Often we see our friends, peers, team mates doing things that are emotionally destructive to their business or mindset. I see it constantly. And here is my best analogy. If I knew you were physically hurting yourself, I would immediately seek to get you help. IMMEDIATELY. I drop what I’m doing and rush to your side. Any one of us would.
But emotional self-hurt is harder to see. What does it look like in a business context? Constantly checking the competition like we’re stalking an ex (been there, done that). Obsessive self-comparison to others. Stress or anxiety over something that has already happened, and you cannot change one single bit (this one is a biggie). Emotional self-harm.
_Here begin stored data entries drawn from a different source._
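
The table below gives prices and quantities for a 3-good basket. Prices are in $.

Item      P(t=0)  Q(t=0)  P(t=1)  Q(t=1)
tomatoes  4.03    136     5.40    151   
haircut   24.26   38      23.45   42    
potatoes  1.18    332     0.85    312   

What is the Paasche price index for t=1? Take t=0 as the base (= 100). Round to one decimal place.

Paasche price index uses current-period quantities as weights.
ΣP(t=1)·Q(t=1) = 5.40×151 + 23.45×42 + 0.85×312 = 815.4 + 984.9 + 265.2 = 2065.5
ΣP(t=0)·Q(t=1) = 4.03×151 + 24.26×42 + 1.18×312 = 608.53 + 1018.92 + 368.16 = 1995.61
Index = 2065.5 / 1995.61 × 100 = 103.5022

103.5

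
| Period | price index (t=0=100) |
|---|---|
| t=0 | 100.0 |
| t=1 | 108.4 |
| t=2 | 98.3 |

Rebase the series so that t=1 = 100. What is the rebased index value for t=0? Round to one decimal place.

92.3

Rebased(t=0) = 100.0 / 108.4 × 100 = 92.2509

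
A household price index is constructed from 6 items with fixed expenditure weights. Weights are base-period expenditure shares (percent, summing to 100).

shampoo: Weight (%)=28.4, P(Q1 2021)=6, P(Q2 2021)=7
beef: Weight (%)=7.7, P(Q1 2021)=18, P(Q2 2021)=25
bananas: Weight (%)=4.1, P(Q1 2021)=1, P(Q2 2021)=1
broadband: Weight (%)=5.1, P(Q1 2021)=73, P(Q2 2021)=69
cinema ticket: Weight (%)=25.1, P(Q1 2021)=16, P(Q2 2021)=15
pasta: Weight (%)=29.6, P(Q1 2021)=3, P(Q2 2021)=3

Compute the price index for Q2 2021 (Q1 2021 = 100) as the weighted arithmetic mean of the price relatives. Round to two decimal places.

105.88

shampoo: 28.4 × (7/6) = 28.4 × 1.166667 = 33.1333
beef: 7.7 × (25/18) = 7.7 × 1.388889 = 10.6944
bananas: 4.1 × (1/1) = 4.1 × 1.000000 = 4.1000
broadband: 5.1 × (69/73) = 5.1 × 0.945205 = 4.8205
cinema ticket: 25.1 × (15/16) = 25.1 × 0.937500 = 23.5312
pasta: 29.6 × (3/3) = 29.6 × 1.000000 = 29.6000
Index = Σ wᵢ·(p₁ᵢ/p₀ᵢ) = 33.1333 + 10.6944 + 4.1000 + 4.8205 + 23.5312 + 29.6000 = 105.8796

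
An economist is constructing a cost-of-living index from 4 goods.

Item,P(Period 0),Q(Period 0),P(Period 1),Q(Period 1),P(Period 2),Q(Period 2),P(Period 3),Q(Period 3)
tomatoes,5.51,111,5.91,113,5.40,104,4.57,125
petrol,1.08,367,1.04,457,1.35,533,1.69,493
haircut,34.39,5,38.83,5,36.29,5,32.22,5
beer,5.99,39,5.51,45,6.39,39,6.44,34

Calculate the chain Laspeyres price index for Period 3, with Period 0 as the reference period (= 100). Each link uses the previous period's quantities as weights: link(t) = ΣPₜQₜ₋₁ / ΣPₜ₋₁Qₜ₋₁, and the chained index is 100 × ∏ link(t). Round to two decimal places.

114.41

Link Period 0→Period 1:
ΣP(Period 1)Q(Period 0) = 5.91×111 + 1.04×367 + 38.83×5 + 5.51×39 = 656.01 + 381.68 + 194.15 + 214.89 = 1446.73
ΣP(Period 0)Q(Period 0) = 5.51×111 + 1.08×367 + 34.39×5 + 5.99×39 = 611.61 + 396.36 + 171.95 + 233.61 = 1413.53
link = 1446.73/1413.53 = 1.023487
Link Period 1→Period 2:
ΣP(Period 2)Q(Period 1) = 5.40×113 + 1.35×457 + 36.29×5 + 6.39×45 = 610.2 + 616.95 + 181.45 + 287.55 = 1696.15
ΣP(Period 1)Q(Period 1) = 5.91×113 + 1.04×457 + 38.83×5 + 5.51×45 = 667.83 + 475.28 + 194.15 + 247.95 = 1585.21
link = 1696.15/1585.21 = 1.069984
Link Period 2→Period 3:
ΣP(Period 3)Q(Period 2) = 4.57×104 + 1.69×533 + 32.22×5 + 6.44×39 = 475.28 + 900.77 + 161.1 + 251.16 = 1788.31
ΣP(Period 2)Q(Period 2) = 5.40×104 + 1.35×533 + 36.29×5 + 6.39×39 = 561.6 + 719.55 + 181.45 + 249.21 = 1711.81
link = 1788.31/1711.81 = 1.044690
Chained index = 100 × 1.023487 × 1.069984 × 1.044690 = 114.4056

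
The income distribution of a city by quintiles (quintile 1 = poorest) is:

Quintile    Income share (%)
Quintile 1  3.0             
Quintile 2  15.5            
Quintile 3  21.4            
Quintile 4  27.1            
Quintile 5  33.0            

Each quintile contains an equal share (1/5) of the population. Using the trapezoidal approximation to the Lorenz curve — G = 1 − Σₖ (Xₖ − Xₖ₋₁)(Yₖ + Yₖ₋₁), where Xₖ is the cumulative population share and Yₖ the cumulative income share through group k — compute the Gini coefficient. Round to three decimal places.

Cumulative income shares Yₖ: 0.0300, 0.1850, 0.3990, 0.6700, 1.0000
Σ (Xₖ−Xₖ₋₁)(Yₖ+Yₖ₋₁) = (1/5)(0.0300+0.0000) + (1/5)(0.1850+0.0300) + (1/5)(0.3990+0.1850) + (1/5)(0.6700+0.3990) + (1/5)(1.0000+0.6700)
  = 0.0060 + 0.0430 + 0.1168 + 0.2138 + 0.3340 = 0.7136
G = 1 − 0.7136 = 0.2864

0.286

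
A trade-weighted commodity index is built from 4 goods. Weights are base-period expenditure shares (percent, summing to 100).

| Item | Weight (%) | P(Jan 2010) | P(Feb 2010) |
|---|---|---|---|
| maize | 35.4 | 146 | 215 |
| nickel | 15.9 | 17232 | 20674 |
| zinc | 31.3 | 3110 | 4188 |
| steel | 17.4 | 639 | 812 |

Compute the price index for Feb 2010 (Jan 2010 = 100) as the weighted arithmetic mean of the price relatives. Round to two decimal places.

maize: 35.4 × (215/146) = 35.4 × 1.472603 = 52.1301
nickel: 15.9 × (20674/17232) = 15.9 × 1.199745 = 19.0759
zinc: 31.3 × (4188/3110) = 31.3 × 1.346624 = 42.1493
steel: 17.4 × (812/639) = 17.4 × 1.270736 = 22.1108
Index = Σ wᵢ·(p₁ᵢ/p₀ᵢ) = 52.1301 + 19.0759 + 42.1493 + 22.1108 = 135.4662

135.47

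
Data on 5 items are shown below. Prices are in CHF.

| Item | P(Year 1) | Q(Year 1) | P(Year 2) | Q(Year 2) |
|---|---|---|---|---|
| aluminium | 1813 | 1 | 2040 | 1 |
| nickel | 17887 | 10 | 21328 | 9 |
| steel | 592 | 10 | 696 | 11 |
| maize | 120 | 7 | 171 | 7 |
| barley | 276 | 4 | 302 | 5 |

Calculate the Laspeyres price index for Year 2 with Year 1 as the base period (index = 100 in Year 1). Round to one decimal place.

Laspeyres price index uses base-period quantities as weights.
ΣP(Year 2)·Q(Year 1) = 2040×1 + 21328×10 + 696×10 + 171×7 + 302×4 = 2040 + 213280 + 6960 + 1197 + 1208 = 224685
ΣP(Year 1)·Q(Year 1) = 1813×1 + 17887×10 + 592×10 + 120×7 + 276×4 = 1813 + 178870 + 5920 + 840 + 1104 = 188547
Index = 224685 / 188547 × 100 = 119.1666

119.2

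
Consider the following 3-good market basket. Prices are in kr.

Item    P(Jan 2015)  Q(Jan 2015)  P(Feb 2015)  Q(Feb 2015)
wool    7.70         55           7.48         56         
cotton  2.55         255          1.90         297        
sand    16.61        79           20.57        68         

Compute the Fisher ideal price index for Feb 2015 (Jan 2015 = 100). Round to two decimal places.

Laspeyres component (base-period weights):
ΣP(Feb 2015)Q(Jan 2015) = 7.48×55 + 1.90×255 + 20.57×79 = 411.4 + 484.5 + 1625.03 = 2520.93
ΣP(Jan 2015)Q(Jan 2015) = 7.70×55 + 2.55×255 + 16.61×79 = 423.5 + 650.25 + 1312.19 = 2385.94
L = 2520.93 / 2385.94 × 100 = 105.6577
Paasche component (current-period weights):
ΣP(Feb 2015)Q(Feb 2015) = 7.48×56 + 1.90×297 + 20.57×68 = 418.88 + 564.3 + 1398.76 = 2381.94
ΣP(Jan 2015)Q(Feb 2015) = 7.70×56 + 2.55×297 + 16.61×68 = 431.2 + 757.35 + 1129.48 = 2318.03
P = 2381.94 / 2318.03 × 100 = 102.7571
Fisher = √(L × P) = √(105.6577 × 102.7571) = 104.1973

104.20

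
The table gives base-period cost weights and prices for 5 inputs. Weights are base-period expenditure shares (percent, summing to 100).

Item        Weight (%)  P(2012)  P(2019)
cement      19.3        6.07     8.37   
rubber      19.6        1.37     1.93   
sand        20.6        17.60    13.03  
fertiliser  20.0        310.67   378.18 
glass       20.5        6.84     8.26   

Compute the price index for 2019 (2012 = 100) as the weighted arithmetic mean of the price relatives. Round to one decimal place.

cement: 19.3 × (8.37/6.07) = 19.3 × 1.378913 = 26.6130
rubber: 19.6 × (1.93/1.37) = 19.6 × 1.408759 = 27.6117
sand: 20.6 × (13.03/17.60) = 20.6 × 0.740341 = 15.2510
fertiliser: 20.0 × (378.18/310.67) = 20.0 × 1.217305 = 24.3461
glass: 20.5 × (8.26/6.84) = 20.5 × 1.207602 = 24.7558
Index = Σ wᵢ·(p₁ᵢ/p₀ᵢ) = 26.6130 + 27.6117 + 15.2510 + 24.3461 + 24.7558 = 118.5777

118.6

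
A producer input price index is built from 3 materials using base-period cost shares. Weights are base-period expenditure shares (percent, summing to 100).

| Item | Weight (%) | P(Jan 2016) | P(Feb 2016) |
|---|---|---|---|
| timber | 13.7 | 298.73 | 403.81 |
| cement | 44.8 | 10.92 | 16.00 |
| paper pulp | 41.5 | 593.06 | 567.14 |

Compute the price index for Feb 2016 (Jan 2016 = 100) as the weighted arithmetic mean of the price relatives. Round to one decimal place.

timber: 13.7 × (403.81/298.73) = 13.7 × 1.351756 = 18.5191
cement: 44.8 × (16.00/10.92) = 44.8 × 1.465201 = 65.6410
paper pulp: 41.5 × (567.14/593.06) = 41.5 × 0.956294 = 39.6862
Index = Σ wᵢ·(p₁ᵢ/p₀ᵢ) = 18.5191 + 65.6410 + 39.6862 = 123.8463

123.8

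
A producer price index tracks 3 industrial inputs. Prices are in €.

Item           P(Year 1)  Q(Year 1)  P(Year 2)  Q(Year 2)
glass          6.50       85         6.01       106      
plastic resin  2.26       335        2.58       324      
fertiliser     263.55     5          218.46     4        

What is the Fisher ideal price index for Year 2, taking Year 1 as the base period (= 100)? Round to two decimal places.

94.36

Laspeyres component (base-period weights):
ΣP(Year 2)Q(Year 1) = 6.01×85 + 2.58×335 + 218.46×5 = 510.85 + 864.3 + 1092.3 = 2467.45
ΣP(Year 1)Q(Year 1) = 6.50×85 + 2.26×335 + 263.55×5 = 552.5 + 757.1 + 1317.75 = 2627.35
L = 2467.45 / 2627.35 × 100 = 93.9140
Paasche component (current-period weights):
ΣP(Year 2)Q(Year 2) = 6.01×106 + 2.58×324 + 218.46×4 = 637.06 + 835.92 + 873.84 = 2346.82
ΣP(Year 1)Q(Year 2) = 6.50×106 + 2.26×324 + 263.55×4 = 689 + 732.24 + 1054.2 = 2475.44
P = 2346.82 / 2475.44 × 100 = 94.8042
Fisher = √(L × P) = √(93.9140 × 94.8042) = 94.3580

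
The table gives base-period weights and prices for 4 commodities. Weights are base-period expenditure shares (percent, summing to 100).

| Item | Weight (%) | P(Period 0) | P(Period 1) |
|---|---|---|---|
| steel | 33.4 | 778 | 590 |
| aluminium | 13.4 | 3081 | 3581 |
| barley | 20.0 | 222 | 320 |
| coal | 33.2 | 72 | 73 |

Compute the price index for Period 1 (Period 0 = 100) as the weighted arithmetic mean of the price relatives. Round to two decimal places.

103.39

steel: 33.4 × (590/778) = 33.4 × 0.758355 = 25.3290
aluminium: 13.4 × (3581/3081) = 13.4 × 1.162285 = 15.5746
barley: 20.0 × (320/222) = 20.0 × 1.441441 = 28.8288
coal: 33.2 × (73/72) = 33.2 × 1.013889 = 33.6611
Index = Σ wᵢ·(p₁ᵢ/p₀ᵢ) = 25.3290 + 15.5746 + 28.8288 + 33.6611 = 103.3936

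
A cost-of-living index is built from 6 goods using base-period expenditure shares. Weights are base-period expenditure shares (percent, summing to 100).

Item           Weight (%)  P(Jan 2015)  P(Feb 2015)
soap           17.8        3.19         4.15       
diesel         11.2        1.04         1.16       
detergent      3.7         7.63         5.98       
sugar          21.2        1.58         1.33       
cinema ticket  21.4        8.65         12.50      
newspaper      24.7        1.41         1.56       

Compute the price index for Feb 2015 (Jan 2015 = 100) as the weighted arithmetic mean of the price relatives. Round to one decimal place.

114.6

soap: 17.8 × (4.15/3.19) = 17.8 × 1.300940 = 23.1567
diesel: 11.2 × (1.16/1.04) = 11.2 × 1.115385 = 12.4923
detergent: 3.7 × (5.98/7.63) = 3.7 × 0.783748 = 2.8999
sugar: 21.2 × (1.33/1.58) = 21.2 × 0.841772 = 17.8456
cinema ticket: 21.4 × (12.50/8.65) = 21.4 × 1.445087 = 30.9249
newspaper: 24.7 × (1.56/1.41) = 24.7 × 1.106383 = 27.3277
Index = Σ wᵢ·(p₁ᵢ/p₀ᵢ) = 23.1567 + 12.4923 + 2.8999 + 17.8456 + 30.9249 + 27.3277 = 114.6470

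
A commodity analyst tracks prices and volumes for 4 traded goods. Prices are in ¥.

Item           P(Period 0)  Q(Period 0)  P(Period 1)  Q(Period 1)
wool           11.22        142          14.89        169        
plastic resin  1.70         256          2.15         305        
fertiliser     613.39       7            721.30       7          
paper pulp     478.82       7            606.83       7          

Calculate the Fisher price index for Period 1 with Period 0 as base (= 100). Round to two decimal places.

Laspeyres component (base-period weights):
ΣP(Period 1)Q(Period 0) = 14.89×142 + 2.15×256 + 721.30×7 + 606.83×7 = 2114.38 + 550.4 + 5049.1 + 4247.81 = 11961.69
ΣP(Period 0)Q(Period 0) = 11.22×142 + 1.70×256 + 613.39×7 + 478.82×7 = 1593.24 + 435.2 + 4293.73 + 3351.74 = 9673.91
L = 11961.69 / 9673.91 × 100 = 123.6490
Paasche component (current-period weights):
ΣP(Period 1)Q(Period 1) = 14.89×169 + 2.15×305 + 721.30×7 + 606.83×7 = 2516.41 + 655.75 + 5049.1 + 4247.81 = 12469.07
ΣP(Period 0)Q(Period 1) = 11.22×169 + 1.70×305 + 613.39×7 + 478.82×7 = 1896.18 + 518.5 + 4293.73 + 3351.74 = 10060.15
P = 12469.07 / 10060.15 × 100 = 123.9452
Fisher = √(L × P) = √(123.6490 × 123.9452) = 123.7970

123.80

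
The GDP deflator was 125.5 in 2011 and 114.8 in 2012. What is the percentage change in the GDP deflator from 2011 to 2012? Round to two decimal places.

-8.53%

Change = (114.8 − 125.5) / 125.5 × 100
       = -10.7 / 125.5 × 100 = -8.5259%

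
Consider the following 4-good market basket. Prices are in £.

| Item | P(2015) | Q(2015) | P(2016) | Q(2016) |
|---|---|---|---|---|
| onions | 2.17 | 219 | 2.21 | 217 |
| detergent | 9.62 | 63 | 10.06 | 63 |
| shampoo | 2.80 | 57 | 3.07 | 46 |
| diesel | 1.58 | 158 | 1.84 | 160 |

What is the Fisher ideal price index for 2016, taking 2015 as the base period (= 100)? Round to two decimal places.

106.22

Laspeyres component (base-period weights):
ΣP(2016)Q(2015) = 2.21×219 + 10.06×63 + 3.07×57 + 1.84×158 = 483.99 + 633.78 + 174.99 + 290.72 = 1583.48
ΣP(2015)Q(2015) = 2.17×219 + 9.62×63 + 2.80×57 + 1.58×158 = 475.23 + 606.06 + 159.6 + 249.64 = 1490.53
L = 1583.48 / 1490.53 × 100 = 106.2360
Paasche component (current-period weights):
ΣP(2016)Q(2016) = 2.21×217 + 10.06×63 + 3.07×46 + 1.84×160 = 479.57 + 633.78 + 141.22 + 294.4 = 1548.97
ΣP(2015)Q(2016) = 2.17×217 + 9.62×63 + 2.80×46 + 1.58×160 = 470.89 + 606.06 + 128.8 + 252.8 = 1458.55
P = 1548.97 / 1458.55 × 100 = 106.1993
Fisher = √(L × P) = √(106.2360 × 106.1993) = 106.2177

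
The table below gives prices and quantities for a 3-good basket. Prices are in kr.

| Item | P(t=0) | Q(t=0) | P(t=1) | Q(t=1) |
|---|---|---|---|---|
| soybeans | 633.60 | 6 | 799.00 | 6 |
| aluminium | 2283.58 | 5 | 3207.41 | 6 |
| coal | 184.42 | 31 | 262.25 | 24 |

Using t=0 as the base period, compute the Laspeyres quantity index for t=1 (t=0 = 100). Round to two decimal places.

Laspeyres quantity index uses base-period prices as weights.
ΣP(t=0)·Q(t=1) = 633.60×6 + 2283.58×6 + 184.42×24 = 3801.6 + 13701.48 + 4426.08 = 21929.16
ΣP(t=0)·Q(t=0) = 633.60×6 + 2283.58×5 + 184.42×31 = 3801.6 + 11417.9 + 5717.02 = 20936.52
Index = 21929.16 / 20936.52 × 100 = 104.7412

104.74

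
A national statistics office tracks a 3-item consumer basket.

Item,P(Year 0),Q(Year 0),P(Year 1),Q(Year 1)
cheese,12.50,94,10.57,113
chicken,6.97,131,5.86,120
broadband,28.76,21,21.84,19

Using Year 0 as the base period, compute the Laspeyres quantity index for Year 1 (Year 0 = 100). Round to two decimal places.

Laspeyres quantity index uses base-period prices as weights.
ΣP(Year 0)·Q(Year 1) = 12.50×113 + 6.97×120 + 28.76×19 = 1412.5 + 836.4 + 546.44 = 2795.34
ΣP(Year 0)·Q(Year 0) = 12.50×94 + 6.97×131 + 28.76×21 = 1175 + 913.07 + 603.96 = 2692.03
Index = 2795.34 / 2692.03 × 100 = 103.8376

103.84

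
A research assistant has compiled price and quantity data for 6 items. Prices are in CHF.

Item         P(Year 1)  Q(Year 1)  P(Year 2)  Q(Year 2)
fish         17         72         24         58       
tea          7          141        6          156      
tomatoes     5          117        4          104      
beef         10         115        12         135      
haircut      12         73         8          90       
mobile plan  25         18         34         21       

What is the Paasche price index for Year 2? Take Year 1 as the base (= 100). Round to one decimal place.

Paasche price index uses current-period quantities as weights.
ΣP(Year 2)·Q(Year 2) = 24×58 + 6×156 + 4×104 + 12×135 + 8×90 + 34×21 = 1392 + 936 + 416 + 1620 + 720 + 714 = 5798
ΣP(Year 1)·Q(Year 2) = 17×58 + 7×156 + 5×104 + 10×135 + 12×90 + 25×21 = 986 + 1092 + 520 + 1350 + 1080 + 525 = 5553
Index = 5798 / 5553 × 100 = 104.4120

104.4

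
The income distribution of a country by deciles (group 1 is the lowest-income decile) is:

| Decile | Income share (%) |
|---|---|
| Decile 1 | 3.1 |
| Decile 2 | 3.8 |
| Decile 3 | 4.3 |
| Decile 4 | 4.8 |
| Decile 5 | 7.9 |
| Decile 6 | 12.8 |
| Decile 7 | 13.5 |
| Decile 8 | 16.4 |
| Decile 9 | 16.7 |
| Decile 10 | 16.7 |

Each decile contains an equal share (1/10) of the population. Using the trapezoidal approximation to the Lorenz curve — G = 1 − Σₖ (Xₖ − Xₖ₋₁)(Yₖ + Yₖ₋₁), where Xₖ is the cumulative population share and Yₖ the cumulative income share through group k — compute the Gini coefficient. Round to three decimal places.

0.304

Cumulative income shares Yₖ: 0.0310, 0.0690, 0.1120, 0.1600, 0.2390, 0.3670, 0.5020, 0.6660, 0.8330, 1.0000
Σ (Xₖ−Xₖ₋₁)(Yₖ+Yₖ₋₁) = (1/10)(0.0310+0.0000) + (1/10)(0.0690+0.0310) + (1/10)(0.1120+0.0690) + (1/10)(0.1600+0.1120) + (1/10)(0.2390+0.1600) + (1/10)(0.3670+0.2390) + (1/10)(0.5020+0.3670) + (1/10)(0.6660+0.5020) + (1/10)(0.8330+0.6660) + (1/10)(1.0000+0.8330)
  = 0.0031 + 0.0100 + 0.0181 + 0.0272 + 0.0399 + 0.0606 + 0.0869 + 0.1168 + 0.1499 + 0.1833 = 0.6958
G = 1 − 0.6958 = 0.3042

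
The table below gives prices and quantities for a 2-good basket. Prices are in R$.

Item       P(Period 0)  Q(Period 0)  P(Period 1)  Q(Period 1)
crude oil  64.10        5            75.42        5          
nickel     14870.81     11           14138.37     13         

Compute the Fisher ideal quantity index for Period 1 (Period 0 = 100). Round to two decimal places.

Laspeyres component (base-period weights):
ΣP(Period 0)Q(Period 1) = 64.10×5 + 14870.81×13 = 320.5 + 193320.53 = 193641.03
ΣP(Period 0)Q(Period 0) = 64.10×5 + 14870.81×11 = 320.5 + 163578.91 = 163899.41
L = 193641.03 / 163899.41 × 100 = 118.1463
Paasche component (current-period weights):
ΣP(Period 1)Q(Period 1) = 75.42×5 + 14138.37×13 = 377.1 + 183798.81 = 184175.91
ΣP(Period 1)Q(Period 0) = 75.42×5 + 14138.37×11 = 377.1 + 155522.07 = 155899.17
P = 184175.91 / 155899.17 × 100 = 118.1378
Fisher = √(L × P) = √(118.1463 × 118.1378) = 118.1421

118.14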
Why do we allow our friends to keep emotionally hurting themselves? Because we often don’t know how to help.
Unlike. Unfollow. Unsubscribe. Block. Don’t click on the link. Stop the comparison game. Stop the emotional blackmail with yourself. Stop the emotional cutting. We’ve all done it. The first step is recognizing it when it happens.
This week I had someone ask me if I was interested in seeing what an indirect competitor was doing. Nope, not interested. I’m going to stay in my lane, because if I go peek? Emotional self-harm. Comparison. Obsessive stress over “I need to do that, I’m not good enough. My clients will leave me.” I would not be able to sleep, and I guarantee I’d be a ball of nerves. And in reality, it won’t change my strategy one bit. Stay in my lane, focus forward, one step in front or the other. Don’t click on that link, Brenda. Don’t do it.
I asked someone just a bit ago, when she was stressing over bad leadership behaviors she observes from her upline. “Mindset question. Whatcha gonna do about it?” Her response: “Do what I know works for me.”